Radhe Shyam* says the salary is too low to look after families. He says most of the casual workers like him have put in more than 20 years. Notably, an order from the Post Master General in 2013 mandated that all such workers should be treated as full-time casual labourers. “All daily-wage workers in post offices or railway mail offices or administrative offices under different designations (mazdoor, casual labour, contingent, paid staff, daily wage labourers, daily rated mazdoor and outsider) should be treated as full-time casual labourers if they put in eight hours a day,” says the order copy accessed by TNIE.

This order, however, has been ignored till date. The reason? The postal department says it has no casual worker in its rolls! “We don’t come under the muster roll. As such, we don’t have papers to confirm we work for the postal department. The salary is paid through voucher,” says Bhaskar, who wanted this reporter to hide his identity because he fears he will be shunted out for voicing his struggles.

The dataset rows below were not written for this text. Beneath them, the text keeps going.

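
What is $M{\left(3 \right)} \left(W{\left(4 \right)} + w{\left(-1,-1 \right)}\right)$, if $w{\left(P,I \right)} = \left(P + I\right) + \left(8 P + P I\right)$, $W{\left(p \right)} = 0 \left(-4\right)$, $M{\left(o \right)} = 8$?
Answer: $-72$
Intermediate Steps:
$W{\left(p \right)} = 0$
$w{\left(P,I \right)} = I + 9 P + I P$ ($w{\left(P,I \right)} = \left(I + P\right) + \left(8 P + I P\right) = I + 9 P + I P$)
$M{\left(3 \right)} \left(W{\left(4 \right)} + w{\left(-1,-1 \right)}\right) = 8 \left(0 - 9\right) = 8 \left(-9\right) = -72$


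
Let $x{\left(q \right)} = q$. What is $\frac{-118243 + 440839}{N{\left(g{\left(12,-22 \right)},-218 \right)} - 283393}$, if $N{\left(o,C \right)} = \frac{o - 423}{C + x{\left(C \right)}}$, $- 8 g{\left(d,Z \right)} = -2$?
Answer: $- \frac{562607424}{494235701} \approx -1.1383$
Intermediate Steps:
$g{\left(d,Z \right)} = \frac{1}{4}$ ($g{\left(d,Z \right)} = \left(- \frac{1}{8}\right) \left(-2\right) = \frac{1}{4}$)
$N{\left(o,C \right)} = \frac{-423 + o}{2 C}$ ($N{\left(o,C \right)} = \frac{o - 423}{C + C} = \frac{-423 + o}{2 C}$)
$\frac{-118243 + 440839}{N{\left(g{\left(12,-22 \right)},-218 \right)} - 283393} = \frac{-118243 + 440839}{\frac{-423 + \frac{1}{4}}{2 \left(-218\right)} - 283393} = \frac{322596}{\frac{1}{2} \left(- \frac{1}{218}\right) \left(- \frac{1691}{4}\right) - 283393} = \frac{322596}{\frac{1691}{1744} - 283393} = \frac{322596}{- \frac{494235701}{1744}} = 322596 \left(- \frac{1744}{494235701}\right) = - \frac{562607424}{494235701}$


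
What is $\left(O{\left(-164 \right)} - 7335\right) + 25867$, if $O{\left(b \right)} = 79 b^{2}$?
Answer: $2143316$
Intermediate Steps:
$\left(O{\left(-164 \right)} - 7335\right) + 25867 = \left(79 \left(-164\right)^{2} - 7335\right) + 25867 = \left(79 \cdot 26896 - 7335\right) + 25867 = \left(2124784 - 7335\right) + 25867 = 2117449 + 25867 = 2143316$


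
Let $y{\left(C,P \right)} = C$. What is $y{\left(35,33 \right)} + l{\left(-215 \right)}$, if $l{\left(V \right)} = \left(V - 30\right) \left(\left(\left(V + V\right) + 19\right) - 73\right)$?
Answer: $118615$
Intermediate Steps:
$l{\left(V \right)} = \left(-54 + 2 V\right) \left(-30 + V\right)$ ($l{\left(V \right)} = \left(-30 + V\right) \left(\left(2 V + 19\right) - 73\right) = \left(-30 + V\right) \left(\left(19 + 2 V\right) - 73\right) = \left(-30 + V\right) \left(-54 + 2 V\right) = \left(-54 + 2 V\right) \left(-30 + V\right)$)
$y{\left(35,33 \right)} + l{\left(-215 \right)} = 35 + \left(1620 - -24510 + 2 \left(-215\right)^{2}\right) = 35 + \left(1620 + 24510 + 2 \cdot 46225\right) = 35 + \left(1620 + 24510 + 92450\right) = 35 + 118580 = 118615$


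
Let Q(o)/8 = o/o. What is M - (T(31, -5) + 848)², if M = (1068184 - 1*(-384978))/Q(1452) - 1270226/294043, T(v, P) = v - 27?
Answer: -640146983409/1176172 ≈ -5.4426e+5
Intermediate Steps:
Q(o) = 8 (Q(o) = 8*(o/o) = 8*1 = 8)
T(v, P) = -27 + v
M = 213640976079/1176172 (M = (1068184 - 1*(-384978))/8 - 1270226/294043 = (1068184 + 384978)*(⅛) - 1270226*1/294043 = 1453162*(⅛) - 1270226/294043 = 726581/4 - 1270226/294043 = 213640976079/1176172 ≈ 1.8164e+5)
M - (T(31, -5) + 848)² = 213640976079/1176172 - ((-27 + 31) + 848)² = 213640976079/1176172 - (4 + 848)² = 213640976079/1176172 - 1*852² = 213640976079/1176172 - 1*725904 = 213640976079/1176172 - 725904 = -640146983409/1176172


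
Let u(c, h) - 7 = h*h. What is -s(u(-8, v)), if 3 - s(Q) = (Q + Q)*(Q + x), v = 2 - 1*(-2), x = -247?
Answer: -10307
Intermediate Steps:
v = 4 (v = 2 + 2 = 4)
u(c, h) = 7 + h² (u(c, h) = 7 + h*h = 7 + h²)
s(Q) = 3 - 2*Q*(-247 + Q) (s(Q) = 3 - (Q + Q)*(Q - 247) = 3 - 2*Q*(-247 + Q))
-s(u(-8, v)) = -(3 - 2*(7 + 4²)² + 494*(7 + 4²)) = -(3 - 2*(7 + 16)² + 494*(7 + 16)) = -(3 - 2*23² + 494*23) = -(3 - 2*529 + 11362) = -(3 - 1058 + 11362) = -1*10307 = -10307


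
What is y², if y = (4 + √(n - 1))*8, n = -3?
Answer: 768 + 1024*I ≈ 768.0 + 1024.0*I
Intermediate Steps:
y = 32 + 16*I (y = (4 + √(-3 - 1))*8 = (4 + √(-4))*8 = (4 + 2*I)*8 = 32 + 16*I ≈ 32.0 + 16.0*I)
y² = (32 + 16*I)²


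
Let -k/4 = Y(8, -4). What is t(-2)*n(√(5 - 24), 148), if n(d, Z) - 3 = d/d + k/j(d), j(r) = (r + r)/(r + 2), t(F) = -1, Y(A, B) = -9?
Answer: -22 + 36*I*√19/19 ≈ -22.0 + 8.259*I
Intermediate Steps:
k = 36 (k = -4*(-9) = 36)
j(r) = 2*r/(2 + r) (j(r) = (2*r)/(2 + r) = 2*r/(2 + r))
n(d, Z) = 4 + 18*(2 + d)/d (n(d, Z) = 3 + (d/d + 36/((2*d/(2 + d)))) = 3 + (1 + 36*((2 + d)/(2*d))) = 3 + (1 + 18*(2 + d)/d) = 4 + 18*(2 + d)/d)
t(-2)*n(√(5 - 24), 148) = -(22 + 36/(√(5 - 24))) = -(22 + 36/(√(-19))) = -(22 + 36/((I*√19))) = -(22 + 36*(-I*√19/19)) = -(22 - 36*I*√19/19) = -22 + 36*I*√19/19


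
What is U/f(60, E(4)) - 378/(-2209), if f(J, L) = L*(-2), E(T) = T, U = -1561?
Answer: 3451273/17672 ≈ 195.30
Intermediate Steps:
f(J, L) = -2*L
U/f(60, E(4)) - 378/(-2209) = -1561/((-2*4)) - 378/(-2209) = -1561/(-8) - 378*(-1/2209) = -1561*(-⅛) + 378/2209 = 1561/8 + 378/2209 = 3451273/17672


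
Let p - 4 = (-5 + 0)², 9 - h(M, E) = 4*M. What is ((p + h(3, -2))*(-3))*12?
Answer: -936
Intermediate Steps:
h(M, E) = 9 - 4*M
p = 29 (p = 4 + (-5 + 0)² = 4 + (-5)² = 4 + 25 = 29)
((p + h(3, -2))*(-3))*12 = ((29 + (9 - 4*3))*(-3))*12 = ((29 + (9 - 12))*(-3))*12 = ((29 - 3)*(-3))*12 = (26*(-3))*12 = -78*12 = -936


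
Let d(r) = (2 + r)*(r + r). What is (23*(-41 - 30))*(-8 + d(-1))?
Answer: 16330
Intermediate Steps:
d(r) = 2*r*(2 + r) (d(r) = (2 + r)*(2*r) = 2*r*(2 + r))
(23*(-41 - 30))*(-8 + d(-1)) = (23*(-41 - 30))*(-8 + 2*(-1)*(2 - 1)) = (23*(-71))*(-8 + 2*(-1)*1) = -1633*(-8 - 2) = -1633*(-10) = 16330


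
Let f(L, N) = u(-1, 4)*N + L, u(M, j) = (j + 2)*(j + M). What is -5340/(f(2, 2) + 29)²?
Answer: -5340/4489 ≈ -1.1896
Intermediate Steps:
u(M, j) = (2 + j)*(M + j)
f(L, N) = L + 18*N (f(L, N) = (4² + 2*(-1) + 2*4 - 1*4)*N + L = (16 - 2 + 8 - 4)*N + L = 18*N + L = L + 18*N)
-5340/(f(2, 2) + 29)² = -5340/((2 + 18*2) + 29)² = -5340/((2 + 36) + 29)² = -5340/(38 + 29)² = -5340/(67²) = -5340/4489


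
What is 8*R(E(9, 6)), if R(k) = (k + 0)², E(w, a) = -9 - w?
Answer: 2592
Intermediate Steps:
R(k) = k²
8*R(E(9, 6)) = 8*(-9 - 1*9)² = 8*(-9 - 9)² = 8*(-18)² = 8*324 = 2592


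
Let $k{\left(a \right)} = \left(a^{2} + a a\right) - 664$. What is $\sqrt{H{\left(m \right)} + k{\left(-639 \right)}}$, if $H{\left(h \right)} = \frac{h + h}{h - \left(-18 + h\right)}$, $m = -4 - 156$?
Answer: $\frac{\sqrt{7343642}}{3} \approx 903.3$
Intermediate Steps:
$m = -160$ ($m = -4 - 156 = -160$)
$k{\left(a \right)} = -664 + 2 a^{2}$ ($k{\left(a \right)} = \left(a^{2} + a^{2}\right) - 664 = 2 a^{2} - 664 = -664 + 2 a^{2}$)
$H{\left(h \right)} = \frac{h}{9}$ ($H{\left(h \right)} = \frac{2 h}{18} = 2 h \frac{1}{18} = \frac{h}{9}$)
$\sqrt{H{\left(m \right)} + k{\left(-639 \right)}} = \sqrt{\frac{1}{9} \left(-160\right) - \left(664 - 2 \left(-639\right)^{2}\right)} = \sqrt{- \frac{160}{9} + \left(-664 + 2 \cdot 408321\right)} = \sqrt{- \frac{160}{9} + \left(-664 + 816642\right)} = \sqrt{- \frac{160}{9} + 815978} = \sqrt{\frac{7343642}{9}} = \frac{\sqrt{7343642}}{3}$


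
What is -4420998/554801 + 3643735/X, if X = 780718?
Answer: -1430004894829/433143127118 ≈ -3.3015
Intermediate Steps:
-4420998/554801 + 3643735/X = -4420998/554801 + 3643735/780718 = -1430004894829/433143127118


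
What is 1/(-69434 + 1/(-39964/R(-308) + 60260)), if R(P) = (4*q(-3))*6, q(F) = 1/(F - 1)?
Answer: -200762/13939708705 ≈ -1.4402e-5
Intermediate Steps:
q(F) = 1/(-1 + F)
R(P) = -6 (R(P) = (4/(-1 - 3))*6 = (4/(-4))*6 = (4*(-¼))*6 = -1*6 = -6)
1/(-69434 + 1/(-39964/R(-308) + 60260)) = 1/(-69434 + 1/(-39964/(-6) + 60260)) = 1/(-69434 + 1/(-39964*(-⅙) + 60260)) = 1/(-69434 + 1/(19982/3 + 60260)) = 1/(-69434 + 1/(200762/3)) = 1/(-69434 + 3/200762) = 1/(-13939708705/200762) = -200762/13939708705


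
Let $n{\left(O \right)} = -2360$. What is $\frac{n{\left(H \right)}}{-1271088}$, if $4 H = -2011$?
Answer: $\frac{295}{158886} \approx 0.0018567$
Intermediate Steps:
$H = - \frac{2011}{4}$ ($H = \frac{1}{4} \left(-2011\right) = - \frac{2011}{4} \approx -502.75$)
$\frac{n{\left(H \right)}}{-1271088} = - \frac{2360}{-1271088} = \left(-2360\right) \left(- \frac{1}{1271088}\right) = \frac{295}{158886}$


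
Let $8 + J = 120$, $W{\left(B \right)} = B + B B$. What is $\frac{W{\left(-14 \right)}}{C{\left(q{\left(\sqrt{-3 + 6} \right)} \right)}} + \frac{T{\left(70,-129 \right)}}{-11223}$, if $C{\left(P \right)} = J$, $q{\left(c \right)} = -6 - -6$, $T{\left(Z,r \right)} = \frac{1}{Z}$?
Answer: $\frac{5106461}{3142440} \approx 1.625$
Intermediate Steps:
$q{\left(c \right)} = 0$ ($q{\left(c \right)} = -6 + 6 = 0$)
$W{\left(B \right)} = B + B^{2}$
$J = 112$ ($J = -8 + 120 = 112$)
$C{\left(P \right)} = 112$
$\frac{W{\left(-14 \right)}}{C{\left(q{\left(\sqrt{-3 + 6} \right)} \right)}} + \frac{T{\left(70,-129 \right)}}{-11223} = \frac{\left(-14\right) \left(1 - 14\right)}{112} + \frac{1}{70 \left(-11223\right)} = \left(-14\right) \left(-13\right) \frac{1}{112} + \frac{1}{70} \left(- \frac{1}{11223}\right) = 182 \cdot \frac{1}{112} - \frac{1}{785610} = \frac{13}{8} - \frac{1}{785610} = \frac{5106461}{3142440}$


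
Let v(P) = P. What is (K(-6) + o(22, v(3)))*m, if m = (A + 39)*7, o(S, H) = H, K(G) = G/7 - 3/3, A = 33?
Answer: 576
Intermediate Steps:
K(G) = -1 + G/7 (K(G) = G*(1/7) - 3*1/3 = G/7 - 1 = -1 + G/7)
m = 504 (m = (33 + 39)*7 = 72*7 = 504)
(K(-6) + o(22, v(3)))*m = ((-1 + (1/7)*(-6)) + 3)*504 = ((-1 - 6/7) + 3)*504 = (-13/7 + 3)*504 = (8/7)*504 = 576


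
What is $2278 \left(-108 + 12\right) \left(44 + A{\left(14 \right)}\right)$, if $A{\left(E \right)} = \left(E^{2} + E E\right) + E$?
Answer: $-98409600$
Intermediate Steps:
$A{\left(E \right)} = E + 2 E^{2}$ ($A{\left(E \right)} = \left(E^{2} + E^{2}\right) + E = 2 E^{2} + E = E + 2 E^{2}$)
$2278 \left(-108 + 12\right) \left(44 + A{\left(14 \right)}\right) = 2278 \left(-108 + 12\right) \left(44 + 14 \left(1 + 2 \cdot 14\right)\right) = 2278 \left(- 96 \left(44 + 14 \left(1 + 28\right)\right)\right) = 2278 \left(- 96 \left(44 + 14 \cdot 29\right)\right) = 2278 \left(- 96 \left(44 + 406\right)\right) = 2278 \left(\left(-96\right) 450\right) = 2278 \left(-43200\right) = -98409600$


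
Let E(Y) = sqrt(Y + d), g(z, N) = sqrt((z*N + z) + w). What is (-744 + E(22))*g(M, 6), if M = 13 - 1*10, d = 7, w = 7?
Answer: 2*sqrt(7)*(-744 + sqrt(29)) ≈ -3908.4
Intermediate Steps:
M = 3 (M = 13 - 10 = 3)
g(z, N) = sqrt(7 + z + N*z) (g(z, N) = sqrt((z*N + z) + 7) = sqrt((N*z + z) + 7) = sqrt((z + N*z) + 7) = sqrt(7 + z + N*z))
E(Y) = sqrt(7 + Y) (E(Y) = sqrt(Y + 7) = sqrt(7 + Y))
(-744 + E(22))*g(M, 6) = (-744 + sqrt(7 + 22))*sqrt(7 + 3 + 6*3) = (-744 + sqrt(29))*sqrt(7 + 3 + 18) = (-744 + sqrt(29))*sqrt(28) = (-744 + sqrt(29))*(2*sqrt(7)) = 2*sqrt(7)*(-744 + sqrt(29))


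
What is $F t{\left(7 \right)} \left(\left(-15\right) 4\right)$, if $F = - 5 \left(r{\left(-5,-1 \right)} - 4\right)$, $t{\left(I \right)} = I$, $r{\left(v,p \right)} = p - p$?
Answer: $-8400$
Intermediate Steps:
$r{\left(v,p \right)} = 0$
$F = 20$ ($F = - 5 \left(0 - 4\right) = \left(-5\right) \left(-4\right) = 20$)
$F t{\left(7 \right)} \left(\left(-15\right) 4\right) = 20 \cdot 7 \left(\left(-15\right) 4\right) = 140 \left(-60\right) = -8400$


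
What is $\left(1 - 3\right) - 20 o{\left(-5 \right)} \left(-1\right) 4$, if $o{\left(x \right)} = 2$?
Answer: $158$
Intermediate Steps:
$\left(1 - 3\right) - 20 o{\left(-5 \right)} \left(-1\right) 4 = \left(1 - 3\right) - 20 \cdot 2 \left(-1\right) 4 = \left(1 - 3\right) - 20 \left(\left(-2\right) 4\right) = -2 - -160 = -2 + 160 = 158$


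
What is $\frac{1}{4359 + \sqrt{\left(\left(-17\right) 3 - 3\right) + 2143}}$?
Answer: $\frac{4359}{18998792} - \frac{\sqrt{2089}}{18998792} \approx 0.00022703$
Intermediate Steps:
$\frac{1}{4359 + \sqrt{\left(\left(-17\right) 3 - 3\right) + 2143}} = \frac{1}{4359 + \sqrt{\left(-51 - 3\right) + 2143}} = \frac{1}{4359 + \sqrt{-54 + 2143}} = \frac{1}{4359 + \sqrt{2089}}$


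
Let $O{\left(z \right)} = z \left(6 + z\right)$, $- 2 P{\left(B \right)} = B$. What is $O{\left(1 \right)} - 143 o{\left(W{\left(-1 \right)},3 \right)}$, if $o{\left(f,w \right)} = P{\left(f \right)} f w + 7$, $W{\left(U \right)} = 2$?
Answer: $-136$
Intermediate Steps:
$P{\left(B \right)} = - \frac{B}{2}$
$o{\left(f,w \right)} = 7 - \frac{w f^{2}}{2}$ ($o{\left(f,w \right)} = - \frac{f}{2} f w + 7 = - \frac{f^{2}}{2} w + 7 = - \frac{w f^{2}}{2} + 7 = 7 - \frac{w f^{2}}{2}$)
$O{\left(1 \right)} - 143 o{\left(W{\left(-1 \right)},3 \right)} = 1 \left(6 + 1\right) - 143 \left(7 - \frac{3 \cdot 2^{2}}{2}\right) = 1 \cdot 7 - 143 \left(7 - \frac{3}{2} \cdot 4\right) = 7 - 143 \left(7 - 6\right) = 7 - 143 = -136$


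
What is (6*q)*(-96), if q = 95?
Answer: -54720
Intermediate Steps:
(6*q)*(-96) = (6*95)*(-96) = 570*(-96) = -54720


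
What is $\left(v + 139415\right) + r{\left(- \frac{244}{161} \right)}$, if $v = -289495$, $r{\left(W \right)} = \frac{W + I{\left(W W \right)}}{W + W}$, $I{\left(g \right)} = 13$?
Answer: $- \frac{73240889}{488} \approx -1.5008 \cdot 10^{5}$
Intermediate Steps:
$r{\left(W \right)} = \frac{13 + W}{2 W}$ ($r{\left(W \right)} = \frac{W + 13}{W + W} = \frac{13 + W}{2 W}$)
$\left(v + 139415\right) + r{\left(- \frac{244}{161} \right)} = \left(-289495 + 139415\right) + \frac{13 - \frac{244}{161}}{2 \left(- \frac{244}{161}\right)} = -150080 + \frac{13 - \frac{244}{161}}{2 \left(\left(-244\right) \frac{1}{161}\right)} = -150080 + \frac{13 - \frac{244}{161}}{2 \left(- \frac{244}{161}\right)} = -150080 + \frac{1}{2} \left(- \frac{161}{244}\right) \frac{1849}{161} = -150080 - \frac{1849}{488} = - \frac{73240889}{488}$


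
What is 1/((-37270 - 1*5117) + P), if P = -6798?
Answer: -1/49185 ≈ -2.0331e-5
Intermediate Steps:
1/((-37270 - 1*5117) + P) = 1/((-37270 - 1*5117) - 6798) = 1/((-37270 - 5117) - 6798) = 1/(-42387 - 6798) = 1/(-49185) = -1/49185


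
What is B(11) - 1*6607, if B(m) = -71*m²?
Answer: -15198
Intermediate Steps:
B(11) - 1*6607 = -71*11² - 1*6607 = -71*121 - 6607 = -8591 - 6607 = -15198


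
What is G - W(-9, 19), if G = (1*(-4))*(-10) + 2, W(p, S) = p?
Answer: 51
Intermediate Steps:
G = 42 (G = -4*(-10) + 2 = 40 + 2 = 42)
G - W(-9, 19) = 42 - 1*(-9) = 42 + 9 = 51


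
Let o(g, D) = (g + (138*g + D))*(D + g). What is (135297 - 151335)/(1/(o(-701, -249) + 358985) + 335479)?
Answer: -67915524465/1420640493328 ≈ -0.047806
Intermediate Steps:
o(g, D) = (D + g)*(D + 139*g) (o(g, D) = (g + (D + 138*g))*(D + g) = (D + 139*g)*(D + g) = (D + g)*(D + 139*g))
(135297 - 151335)/(1/(o(-701, -249) + 358985) + 335479) = (135297 - 151335)/(1/(((-249)² + 139*(-701)² + 140*(-249)*(-701)) + 358985) + 335479) = -16038/(1/((62001 + 139*491401 + 24436860) + 358985) + 335479) = -16038/(1/((62001 + 68304739 + 24436860) + 358985) + 335479) = -16038/(1/(92803600 + 358985) + 335479) = -16038/(1/93162585 + 335479) = -16038/31254090853216/93162585 = -16038*93162585/31254090853216 = -67915524465/1420640493328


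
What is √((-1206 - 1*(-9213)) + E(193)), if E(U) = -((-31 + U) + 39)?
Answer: √7806 ≈ 88.352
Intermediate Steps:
E(U) = -8 - U (E(U) = -(8 + U) = -8 - U)
√((-1206 - 1*(-9213)) + E(193)) = √((-1206 - 1*(-9213)) + (-8 - 1*193)) = √((-1206 + 9213) + (-8 - 193)) = √(8007 - 201) = √7806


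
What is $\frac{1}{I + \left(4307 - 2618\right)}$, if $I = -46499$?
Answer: $- \frac{1}{44810} \approx -2.2316 \cdot 10^{-5}$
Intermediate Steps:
$\frac{1}{I + \left(4307 - 2618\right)} = \frac{1}{-46499 + \left(4307 - 2618\right)} = \frac{1}{-46499 + 1689} = \frac{1}{-44810} = - \frac{1}{44810}$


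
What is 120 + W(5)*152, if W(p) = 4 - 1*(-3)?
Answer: 1184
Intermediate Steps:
W(p) = 7 (W(p) = 4 + 3 = 7)
120 + W(5)*152 = 120 + 7*152 = 120 + 1064 = 1184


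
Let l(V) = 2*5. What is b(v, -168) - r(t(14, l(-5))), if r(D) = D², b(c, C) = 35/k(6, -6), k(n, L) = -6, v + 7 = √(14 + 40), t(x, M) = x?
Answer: -1211/6 ≈ -201.83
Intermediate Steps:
l(V) = 10
v = -7 + 3*√6 (v = -7 + √(14 + 40) = -7 + √54 = -7 + 3*√6 ≈ 0.34847)
b(c, C) = -35/6 (b(c, C) = 35/(-6) = 35*(-⅙) = -35/6)
b(v, -168) - r(t(14, l(-5))) = -35/6 - 1*14² = -35/6 - 1*196 = -35/6 - 196 = -1211/6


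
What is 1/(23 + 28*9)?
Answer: 1/275 ≈ 0.0036364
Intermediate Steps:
1/(23 + 28*9) = 1/(23 + 252) = 1/275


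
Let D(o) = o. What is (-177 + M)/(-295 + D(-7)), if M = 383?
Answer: -103/151 ≈ -0.68212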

And he has valid reasons to believe so. It is learnt that a group of workers banded together to take this matter to court. Before they could do that, all of them were sacked. “Even postal unions are careful in taking up their case,” says RB Suresh, convenor of National Federation of Postal Employees. “We have to take their case unofficially,” he added.

“Postal department enrols contract workers to deliver mails as they are short of staff. These employees are 
paid low wages compared with their counterparts in other States. They are denied rights despite a standing order to treat them as full-time casual labourers,” said D Sivagurunathan, head of a labour union association.

Chief Postmaster General, Tamil Nadu Circle, B Selvakumar told TNIE that these workers were initially used to take the place of Gramin Dak Sevaks (GDSs) or extra departmental agents going on leave. GDSs are eligible for 10-day casual leave. If they require additional leave, they have to make alternate arrangements at their own cost. This is where the  ‘outsiders’ came in. The outsider who takes the place of a GDS should be paid the wages of the latter, but is not under department pay rolls. And when GDS posts are vacant, these ‘outsiders’ work for a longer time, even for months till the post fills up. 

“Once the post is filled, they are sent to some other vacant posts and are paid Rs 10,000-12,000 a month. Some of them have worked even for more than 20 years in various posts and there is no such rule to consider them as regular employees. We have to look at it on case-to-case basis. We don’t maintain any service record except paying their remuneration,” said the Post Master General.